Attack Surface: 4. API Misuse (Directly Affecting zstd)

  • Description: Incorrect usage of the zstd API functions that directly lead to vulnerabilities within the context of zstd's operation.
  • How zstd Contributes: Misusing zstd's API functions, particularly those related to buffer management, can create vulnerabilities.
  • Example:
    • Providing an outBuffer to ZSTD_decompress() or ZSTD_decompressStream() that is smaller than the value returned by ZSTD_getFrameContentSize() (or the actual decompressed size, if the content size is unknown), leading to a buffer overflow within zstd's memory.
    • Failing to check the return value of ZSTD_decompressStream() and continuing to use the outBuffer even if ZSTD_isError() returns true, potentially leading to the application processing corrupted data originating from a zstd error.
  • Impact:
    • Buffer Overflows (within zstd's memory).
    • Data Corruption (passed back to the application).
    • Denial of Service (DoS).
  • Risk Severity: High
  • Mitigation Strategies:
    • Careful Buffer Sizing: Always ensure that output buffers provided to zstd functions are large enough to hold the decompressed data. Use ZSTD_getFrameContentSize() when possible, and be prepared to handle cases where the content size is unknown (using a progressively growing buffer and checking for errors).

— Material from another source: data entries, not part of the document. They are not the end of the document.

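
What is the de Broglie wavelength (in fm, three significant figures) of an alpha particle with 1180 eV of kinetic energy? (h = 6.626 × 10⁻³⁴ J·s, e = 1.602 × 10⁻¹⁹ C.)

KE = 1180 eV = 1.890 × 10⁻¹⁶ J.
p = √(2mKE) = √(2 × 6.645 × 10⁻²⁷ × 1.890 × 10⁻¹⁶) = 1.585 × 10⁻²¹ kg·m/s.
λ = h/p = 6.626 × 10⁻³⁴ / 1.585 × 10⁻²¹ = 4.18 × 10⁻¹³ m = 418 fm.

λ = 418 fm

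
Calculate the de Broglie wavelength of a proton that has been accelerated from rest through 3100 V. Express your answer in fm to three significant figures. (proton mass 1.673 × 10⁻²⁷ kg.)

λ = 514 fm

KE = eV = 1.602 × 10⁻¹⁹ × 3100 = 4.966 × 10⁻¹⁶ J.
p = √(2mKE) = √(2 × 1.673 × 10⁻²⁷ × 4.966 × 10⁻¹⁶) = 1.289 × 10⁻²¹ kg·m/s.
λ = h/p = 6.626 × 10⁻³⁴ / 1.289 × 10⁻²¹ = 5.14 × 10⁻¹³ m = 514 fm.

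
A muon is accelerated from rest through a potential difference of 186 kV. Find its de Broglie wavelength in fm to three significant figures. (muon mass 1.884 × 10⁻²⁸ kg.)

λ = 198 fm

KE = eV = 1.602 × 10⁻¹⁹ × 1.860 × 10⁵ = 2.980 × 10⁻¹⁴ J.
p = √(2mKE) = √(2 × 1.884 × 10⁻²⁸ × 2.980 × 10⁻¹⁴) = 3.351 × 10⁻²¹ kg·m/s.
λ = h/p = 6.626 × 10⁻³⁴ / 3.351 × 10⁻²¹ = 1.98 × 10⁻¹³ m = 198 fm.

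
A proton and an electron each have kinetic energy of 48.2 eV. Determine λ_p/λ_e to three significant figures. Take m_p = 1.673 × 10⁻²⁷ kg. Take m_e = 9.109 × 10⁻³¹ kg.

At fixed KE, p = √(2mKE) so λ = h/p ∝ 1/√m.
λ_p/λ_e = √(m_e/m_p) = √(9.109 × 10⁻³¹/1.673 × 10⁻²⁷) = √(5.445 × 10⁻⁴) = 0.0233.

λ_p/λ_e = 0.0233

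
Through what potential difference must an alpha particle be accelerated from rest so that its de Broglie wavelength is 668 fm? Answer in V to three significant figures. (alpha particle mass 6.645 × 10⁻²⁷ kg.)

p = h/λ = 6.626 × 10⁻³⁴ / 6.680 × 10⁻¹³ = 9.919 × 10⁻²² kg·m/s.
KE = p²/(2m) = 7.403 × 10⁻¹⁷ J.
V = KE/2e = 7.403 × 10⁻¹⁷ / (2 × 1.602 × 10⁻¹⁹) = 231 V.

V = 231 V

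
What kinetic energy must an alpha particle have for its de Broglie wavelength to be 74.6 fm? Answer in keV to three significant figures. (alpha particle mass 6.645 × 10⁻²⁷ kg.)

p = h/λ = 6.626 × 10⁻³⁴ / 7.460 × 10⁻¹⁴ = 8.882 × 10⁻²¹ kg·m/s.
KE = p²/(2m) = (8.882 × 10⁻²¹)² / (2 × 6.645 × 10⁻²⁷) = 5.936 × 10⁻¹⁵ J = 37.1 keV.

KE = 37.1 keV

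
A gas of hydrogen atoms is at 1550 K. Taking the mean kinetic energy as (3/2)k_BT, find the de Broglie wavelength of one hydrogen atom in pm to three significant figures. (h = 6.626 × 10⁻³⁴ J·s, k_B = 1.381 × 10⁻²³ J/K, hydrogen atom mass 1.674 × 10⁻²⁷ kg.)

KE = (3/2)k_BT = 1.5 × 1.381 × 10⁻²³ × 1550 = 3.211 × 10⁻²⁰ J.
p = √(2mKE) = √(2 × 1.674 × 10⁻²⁷ × 3.211 × 10⁻²⁰) = 1.037 × 10⁻²³ kg·m/s.
λ = h/p = 6.39 × 10⁻¹¹ m = 63.9 pm.

λ = 63.9 pm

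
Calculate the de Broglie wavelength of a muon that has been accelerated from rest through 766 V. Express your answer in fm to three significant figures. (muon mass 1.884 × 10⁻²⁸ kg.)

λ = 3080 fm

KE = eV = 1.602 × 10⁻¹⁹ × 766.0 = 1.227 × 10⁻¹⁶ J.
p = √(2mKE) = √(2 × 1.884 × 10⁻²⁸ × 1.227 × 10⁻¹⁶) = 2.150 × 10⁻²² kg·m/s.
λ = h/p = 6.626 × 10⁻³⁴ / 2.150 × 10⁻²² = 3.08 × 10⁻¹² m = 3080 fm.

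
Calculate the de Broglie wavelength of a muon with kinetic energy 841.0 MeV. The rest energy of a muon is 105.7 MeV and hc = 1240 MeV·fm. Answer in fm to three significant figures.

Total energy E = KE + m₀c² = 841.0 + 105.7 = 946.7 MeV.
(pc)² = E² − (m₀c²)² = (946.7)² − (105.7)² = 8.851 × 10⁵ MeV², so pc = 940.8 MeV.
λ = hc/(pc) = 1240 MeV·fm / 940.8 MeV = 1.32 fm.

λ = 1.32 fm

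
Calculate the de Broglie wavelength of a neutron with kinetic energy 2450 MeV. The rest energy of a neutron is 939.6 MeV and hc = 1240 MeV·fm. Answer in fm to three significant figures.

λ = 0.381 fm

Total energy E = KE + m₀c² = 2450 + 939.6 = 3389.6 MeV.
(pc)² = E² − (m₀c²)² = (3389.6)² − (939.6)² = 1.061 × 10⁷ MeV², so pc = 3257 MeV.
λ = hc/(pc) = 1240 MeV·fm / 3257 MeV = 0.381 fm.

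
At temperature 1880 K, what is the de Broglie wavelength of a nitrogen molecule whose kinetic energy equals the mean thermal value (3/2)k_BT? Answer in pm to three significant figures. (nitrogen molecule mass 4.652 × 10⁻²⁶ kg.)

KE = (3/2)k_BT = 1.5 × 1.381 × 10⁻²³ × 1880 = 3.894 × 10⁻²⁰ J.
p = √(2mKE) = √(2 × 4.652 × 10⁻²⁶ × 3.894 × 10⁻²⁰) = 6.019 × 10⁻²³ kg·m/s.
λ = h/p = 1.10 × 10⁻¹¹ m = 11.0 pm.

λ = 11.0 pm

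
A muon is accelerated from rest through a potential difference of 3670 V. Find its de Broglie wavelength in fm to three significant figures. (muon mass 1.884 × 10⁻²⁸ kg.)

λ = 1410 fm

KE = eV = 1.602 × 10⁻¹⁹ × 3670 = 5.879 × 10⁻¹⁶ J.
p = √(2mKE) = √(2 × 1.884 × 10⁻²⁸ × 5.879 × 10⁻¹⁶) = 4.707 × 10⁻²² kg·m/s.
λ = h/p = 6.626 × 10⁻³⁴ / 4.707 × 10⁻²² = 1.41 × 10⁻¹² m = 1410 fm.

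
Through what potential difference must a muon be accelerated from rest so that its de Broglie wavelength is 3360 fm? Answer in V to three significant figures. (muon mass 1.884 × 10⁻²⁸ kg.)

p = h/λ = 6.626 × 10⁻³⁴ / 3.360 × 10⁻¹² = 1.972 × 10⁻²² kg·m/s.
KE = p²/(2m) = 1.032 × 10⁻¹⁶ J.
V = KE/e = 1.032 × 10⁻¹⁶ / (1.602 × 10⁻¹⁹) = 644 V.

V = 644 V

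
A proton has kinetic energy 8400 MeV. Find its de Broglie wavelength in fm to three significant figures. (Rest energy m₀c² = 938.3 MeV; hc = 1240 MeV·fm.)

λ = 0.133 fm

Total energy E = KE + m₀c² = 8400 + 938.3 = 9338.3 MeV.
(pc)² = E² − (m₀c²)² = (9338.3)² − (938.3)² = 8.632 × 10⁷ MeV², so pc = 9291 MeV.
λ = hc/(pc) = 1240 MeV·fm / 9291 MeV = 0.133 fm.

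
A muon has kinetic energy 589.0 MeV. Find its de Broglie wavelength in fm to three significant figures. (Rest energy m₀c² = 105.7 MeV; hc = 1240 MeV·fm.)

λ = 1.81 fm

Total energy E = KE + m₀c² = 589.0 + 105.7 = 694.7 MeV.
(pc)² = E² − (m₀c²)² = (694.7)² − (105.7)² = 4.714 × 10⁵ MeV², so pc = 686.6 MeV.
λ = hc/(pc) = 1240 MeV·fm / 686.6 MeV = 1.81 fm.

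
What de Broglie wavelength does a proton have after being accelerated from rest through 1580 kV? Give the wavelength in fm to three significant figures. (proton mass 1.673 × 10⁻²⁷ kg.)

λ = 22.8 fm

KE = eV = 1.602 × 10⁻¹⁹ × 1.580 × 10⁶ = 2.531 × 10⁻¹³ J.
p = √(2mKE) = √(2 × 1.673 × 10⁻²⁷ × 2.531 × 10⁻¹³) = 2.910 × 10⁻²⁰ kg·m/s.
λ = h/p = 6.626 × 10⁻³⁴ / 2.910 × 10⁻²⁰ = 2.28 × 10⁻¹⁴ m = 22.8 fm.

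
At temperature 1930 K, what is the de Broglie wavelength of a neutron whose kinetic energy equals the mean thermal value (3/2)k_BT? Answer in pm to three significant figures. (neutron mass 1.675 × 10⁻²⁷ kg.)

KE = (3/2)k_BT = 1.5 × 1.381 × 10⁻²³ × 1930 = 3.998 × 10⁻²⁰ J.
p = √(2mKE) = √(2 × 1.675 × 10⁻²⁷ × 3.998 × 10⁻²⁰) = 1.157 × 10⁻²³ kg·m/s.
λ = h/p = 5.73 × 10⁻¹¹ m = 57.3 pm.

λ = 57.3 pm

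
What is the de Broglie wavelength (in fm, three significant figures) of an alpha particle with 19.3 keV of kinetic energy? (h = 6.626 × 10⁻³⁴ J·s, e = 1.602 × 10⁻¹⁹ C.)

KE = 19.3 keV = 3.092 × 10⁻¹⁵ J.
p = √(2mKE) = √(2 × 6.645 × 10⁻²⁷ × 3.092 × 10⁻¹⁵) = 6.410 × 10⁻²¹ kg·m/s.
λ = h/p = 6.626 × 10⁻³⁴ / 6.410 × 10⁻²¹ = 1.03 × 10⁻¹³ m = 103 fm.

λ = 103 fm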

    • Strict Error Handling: Always check the return values of all zstd API functions. Use ZSTD_isError() to determine if an error occurred, and if so, immediately stop processing and do not use any data from the output buffer.
    • API Review and Code Reviews: Thoroughly review the zstd API documentation and conduct code reviews to ensure correct usage.
    • Wrapper Functions: Create wrapper functions around the zstd API to enforce correct usage and provide a more secure and consistent interface. This can help prevent common mistakes.
    • Static Analysis: Use static analysis tools that are aware of zstd's API to detect potential misuse.